Environmental groups in Montana and Idaho are defending a water quality standard Montana adopted in 2020 by suing a quasi-judicial board that’s spent the past year trying to invalidate it.
The lawsuit represents the latest development in a fight over environmental protections that involves a coal-mining operation in British Columbia and state, federal and tribal governments’ responses to mining-related pollution.

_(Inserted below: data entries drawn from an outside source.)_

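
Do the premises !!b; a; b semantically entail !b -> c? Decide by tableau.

Yes

Initial set: {!!b; a; b; !(!b -> c)}.
!!b: drop double negation, giving b.
!(!b -> c): α-rule — add !b, !c.
× closes — contains both b and !b.
All 1 branch closes.
Every branch closed, so the premises entail the conclusion.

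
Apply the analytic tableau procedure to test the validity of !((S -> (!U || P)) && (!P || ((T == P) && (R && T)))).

Assume the negation and expand:
Initial set: {!!((S -> (!U || P)) && (!P || ((T == P) && (R && T))))}.
!!((S -> (!U || P)) && (!P || ((T == P) && (R && T)))): α-rule — add (S -> (!U || P)), (!P || ((T == P) && (R && T))).
(S -> (!U || P)): β-rule — branch into !S  //  (!U || P).
  branch 1 (add !S):
    (!P || ((T == P) && (R && T))): β-rule — branch into !P  //  ((T == P) && (R && T)).
      branch 1.1 (add !P):
        ○ open, literals {P=F, S=F}.
      branch 1.2 (add ((T == P) && (R && T))):
        ((T == P) && (R && T)): α-rule — add (T == P), (R && T).
        (R && T): α-rule — add R, T.
        (T == P): β-rule — branch into T, P  //  !T, !P.
          branch 1.2.1 (add T, P):
            ○ open, literals {P=T, R=T, S=F, T=T}.
          branch 1.2.2 (add !T, !P):
            × closes — contains both T and !T.
  branch 2 (add (!U || P)):
    (!P || ((T == P) && (R && T))): β-rule — branch into !P  //  ((T == P) && (R && T)).
      branch 2.1 (add !P):
        (!U || P): β-rule — branch into !U  //  P.
          branch 2.1.1 (add !U):
            ○ open, literals {P=F, U=F}.
          branch 2.1.2 (add P):
            × closes — contains both P and !P.
      branch 2.2 (add ((T == P) && (R && T))):
        ((T == P) && (R && T)): α-rule — add (T == P), (R && T).
        (R && T): α-rule — add R, T.
        (!U || P): β-rule — branch into !U  //  P.
          branch 2.2.1 (add !U):
            (T == P): β-rule — branch into T, P  //  !T, !P.
              branch 2.2.1.1 (add T, P):
                ○ open, literals {P=T, R=T, T=T, U=F}.
              branch 2.2.1.2 (add !T, !P):
                × closes — contains both T and !T.
          branch 2.2.2 (add P):
            (T == P): β-rule — branch into T, P  //  !T, !P.
              branch 2.2.2.1 (add T, P):
                ○ open, literals {P=T, R=T, T=T}.
              branch 2.2.2.2 (add !T, !P):
                × closes — contains both T and !T.
4 branches closed, 5 open.
An open branch gives a countermodel: P=F, S=F (unmentioned atoms arbitrary); under it the original formula is false.

Not valid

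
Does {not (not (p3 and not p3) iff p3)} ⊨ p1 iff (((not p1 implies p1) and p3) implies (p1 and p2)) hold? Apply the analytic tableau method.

Initial set: {T not (not (p3 and not p3) iff p3); F (p1 iff (((not p1 implies p1) and p3) implies (p1 and p2)))}.
T not (not (p3 and not p3) iff p3): β-rule — branch into T not (p3 and not p3), F p3  //  F not (p3 and not p3), T p3.
  branch 1 (add T not (p3 and not p3), F p3):
    F (p1 iff (((not p1 implies p1) and p3) implies (p1 and p2))): β-rule — branch into T p1, F (((not p1 implies p1) and p3) implies (p1 and p2))  //  F p1, T (((not p1 implies p1) and p3) implies (p1 and p2)).
      branch 1.1 (add T p1, F (((not p1 implies p1) and p3) implies (p1 and p2))):
        F (((not p1 implies p1) and p3) implies (p1 and p2)): α-rule — add T ((not p1 implies p1) and p3), F (p1 and p2).
        T ((not p1 implies p1) and p3): α-rule — add T (not p1 implies p1), T p3.
        × closes — contains both p3 and not p3.
      branch 1.2 (add F p1, T (((not p1 implies p1) and p3) implies (p1 and p2))):
        T not (p3 and not p3): β-rule — branch into F p3  //  F not p3.
          branch 1.2.1 (add F p3):
            T (((not p1 implies p1) and p3) implies (p1 and p2)): β-rule — branch into F ((not p1 implies p1) and p3)  //  T (p1 and p2).
              branch 1.2.1.1 (add F ((not p1 implies p1) and p3)):
                F ((not p1 implies p1) and p3): β-rule — branch into F (not p1 implies p1)  //  F p3.
                  branch 1.2.1.1.1 (add F (not p1 implies p1)):
                    F (not p1 implies p1): α-rule — add T not p1, F p1.
                    ○ open, literals {p1=0, p3=0}.
                  branch 1.2.1.1.2 (add F p3):
                    ○ open, literals {p1=0, p3=0}.
              branch 1.2.1.2 (add T (p1 and p2)):
                T (p1 and p2): α-rule — add T p1, T p2.
                × closes — contains both p1 and not p1.
          branch 1.2.2 (add F not p3):
            × closes — contains both p3 and not p3.
  branch 2 (add F not (p3 and not p3), T p3):
    F not (p3 and not p3): α-rule — add T p3, T not p3.
    × closes — contains both p3 and not p3.
4 branches closed, 2 open.
An open branch gives a countermodel: p1=0, p3=0 (unmentioned atoms arbitrary); the premises hold there but the conclusion fails.

No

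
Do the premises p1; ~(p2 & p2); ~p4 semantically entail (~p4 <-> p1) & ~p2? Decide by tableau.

Initial set: {p1; ~(p2 & p2); ~p4; ~((~p4 <-> p1) & ~p2)}.
~(p2 & p2): β-rule — branch into ~p2  //  ~p2.
  branch 1 (add ~p2):
    ~((~p4 <-> p1) & ~p2): β-rule — branch into ~(~p4 <-> p1)  //  ~~p2.
      branch 1.1 (add ~(~p4 <-> p1)):
        ~(~p4 <-> p1): β-rule — branch into ~p4, ~p1  //  ~~p4, p1.
          branch 1.1.1 (add ~p4, ~p1):
            × closes — contains both p1 and ~p1.
          branch 1.1.2 (add ~~p4, p1):
            × closes — contains both p4 and ~p4.
      branch 1.2 (add ~~p2):
        × closes — contains both p2 and ~p2.
  branch 2 (add ~p2):
    ~((~p4 <-> p1) & ~p2): β-rule — branch into ~(~p4 <-> p1)  //  ~~p2.
      branch 2.1 (add ~(~p4 <-> p1)):
        ~(~p4 <-> p1): β-rule — branch into ~p4, ~p1  //  ~~p4, p1.
          branch 2.1.1 (add ~p4, ~p1):
            × closes — contains both p1 and ~p1.
          branch 2.1.2 (add ~~p4, p1):
            × closes — contains both p4 and ~p4.
      branch 2.2 (add ~~p2):
        × closes — contains both p2 and ~p2.
All 6 branches close.
Every branch closed, so the premises entail the conclusion.

Yes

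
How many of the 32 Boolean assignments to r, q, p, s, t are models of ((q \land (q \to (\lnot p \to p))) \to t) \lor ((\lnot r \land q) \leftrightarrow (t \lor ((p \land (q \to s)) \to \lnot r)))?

31

Initial set: {T (((q \land (q \to (\lnot p \to p))) \to t) \lor ((\lnot r \land q) \leftrightarrow (t \lor ((p \land (q \to s)) \to \lnot r))))}.
T (((q \land (q \to (\lnot p \to p))) \to t) \lor ((\lnot r \land q) \leftrightarrow (t \lor ((p \land (q \to s)) \to \lnot r)))): β-rule — branch into T ((q \land (q \to (\lnot p \to p))) \to t)  //  T ((\lnot r \land q) \leftrightarrow (t \lor ((p \land (q \to s)) \to \lnot r))).
  branch 1 (add T ((q \land (q \to (\lnot p \to p))) \to t)):
    T ((q \land (q \to (\lnot p \to p))) \to t): β-rule — branch into F (q \land (q \to (\lnot p \to p)))  //  T t.
      branch 1.1 (add F (q \land (q \to (\lnot p \to p)))):
        F (q \land (q \to (\lnot p \to p))): β-rule — branch into F q  //  F (q \to (\lnot p \to p)).
          branch 1.1.1 (add F q):
            ○ open, literals {q=0}.
          branch 1.1.2 (add F (q \to (\lnot p \to p))):
            F (q \to (\lnot p \to p)): α-rule — add T q, F (\lnot p \to p).
            F (\lnot p \to p): α-rule — add T \lnot p, F p.
            ○ open, literals {p=0, q=1}.
      branch 1.2 (add T t):
        ○ open, literals {t=1}.
  branch 2 (add T ((\lnot r \land q) \leftrightarrow (t \lor ((p \land (q \to s)) \to \lnot r)))):
    T ((\lnot r \land q) \leftrightarrow (t \lor ((p \land (q \to s)) \to \lnot r))): β-rule — branch into T (\lnot r \land q), T (t \lor ((p \land (q \to s)) \to \lnot r))  //  F (\lnot r \land q), F (t \lor ((p \land (q \to s)) \to \lnot r)).
      branch 2.1 (add T (\lnot r \land q), T (t \lor ((p \land (q \to s)) \to \lnot r))):
        T (\lnot r \land q): α-rule — add T \lnot r, T q.
        T (t \lor ((p \land (q \to s)) \to \lnot r)): β-rule — branch into T t  //  T ((p \land (q \to s)) \to \lnot r).
          branch 2.1.1 (add T t):
            ○ open, literals {q=1, r=0, t=1}.
          branch 2.1.2 (add T ((p \land (q \to s)) \to \lnot r)):
            T ((p \land (q \to s)) \to \lnot r): β-rule — branch into F (p \land (q \to s))  //  T \lnot r.
              branch 2.1.2.1 (add F (p \land (q \to s))):
                F (p \land (q \to s)): β-rule — branch into F p  //  F (q \to s).
                  branch 2.1.2.1.1 (add F p):
                    ○ open, literals {p=0, q=1, r=0}.
                  branch 2.1.2.1.2 (add F (q \to s)):
                    F (q \to s): α-rule — add T q, F s.
                    ○ open, literals {q=1, r=0, s=0}.
              branch 2.1.2.2 (add T \lnot r):
                ○ open, literals {q=1, r=0}.
      branch 2.2 (add F (\lnot r \land q), F (t \lor ((p \land (q \to s)) \to \lnot r))):
        F (t \lor ((p \land (q \to s)) \to \lnot r)): α-rule — add F t, F ((p \land (q \to s)) \to \lnot r).
        F ((p \land (q \to s)) \to \lnot r): α-rule — add T (p \land (q \to s)), F \lnot r.
        T (p \land (q \to s)): α-rule — add T p, T (q \to s).
        F (\lnot r \land q): β-rule — branch into F \lnot r  //  F q.
          branch 2.2.1 (add F \lnot r):
            T (q \to s): β-rule — branch into F q  //  T s.
              branch 2.2.1.1 (add F q):
                ○ open, literals {p=1, q=0, r=1, t=0}.
              branch 2.2.1.2 (add T s):
                ○ open, literals {p=1, r=1, s=1, t=0}.
          branch 2.2.2 (add F q):
            T (q \to s): β-rule — branch into F q  //  T s.
              branch 2.2.2.1 (add F q):
                ○ open, literals {p=1, q=0, r=1, t=0}.
              branch 2.2.2.2 (add T s):
                ○ open, literals {p=1, q=0, r=1, s=1, t=0}.
0 branches closed, 11 open.
Each open branch fixes some atoms; the unmentioned ones are free. Counting distinct full assignments: branch {q=0} (r, p, s, t) contributes 16 new; branch {p=0, q=1} (r, s, t) contributes 8 new; branch {t=1} (r, q, p, s) contributes 4 new; branch {q=1, r=0, t=1} (p, s) contributes 0 new; branch {p=0, q=1, r=0} (s, t) contributes 0 new; branch {q=1, r=0, s=0} (p, t) contributes 1 new; branch {q=1, r=0} (p, s, t) contributes 1 new; branch {p=1, q=0, r=1, t=0} (s) contributes 0 new; branch {p=1, r=1, s=1, t=0} (q) contributes 1 new; branch {p=1, q=0, r=1, t=0} (s) contributes 0 new; branch {p=1, q=0, r=1, s=1, t=0} (none free) contributes 0 new. Total: 31.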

At issue is a standard for selenium, a chemical element that even in small quantities can hamper reproductive success in fish and lead to spinal and gill deformities. Selenium pollution from Teck Resources’ strip mines enters the Elk River in British Columbia and then flows into Lake Koocanusa, a waterway that spans the Canada-U.S. border, and the Kootenai River. For more than a decade, environmental groups and tribes from the Ktunaxa Nation have pressured governments on both sides of the U.S.-Canada border to do more to protect waterways from selenium, which becomes increasingly concentrated as it moves up the food chain. Environmentalists are concerned that selenium contamination in U.S. waterways will result in the kind of population crashes that have been recorded in British Columbia fisheries in recent years.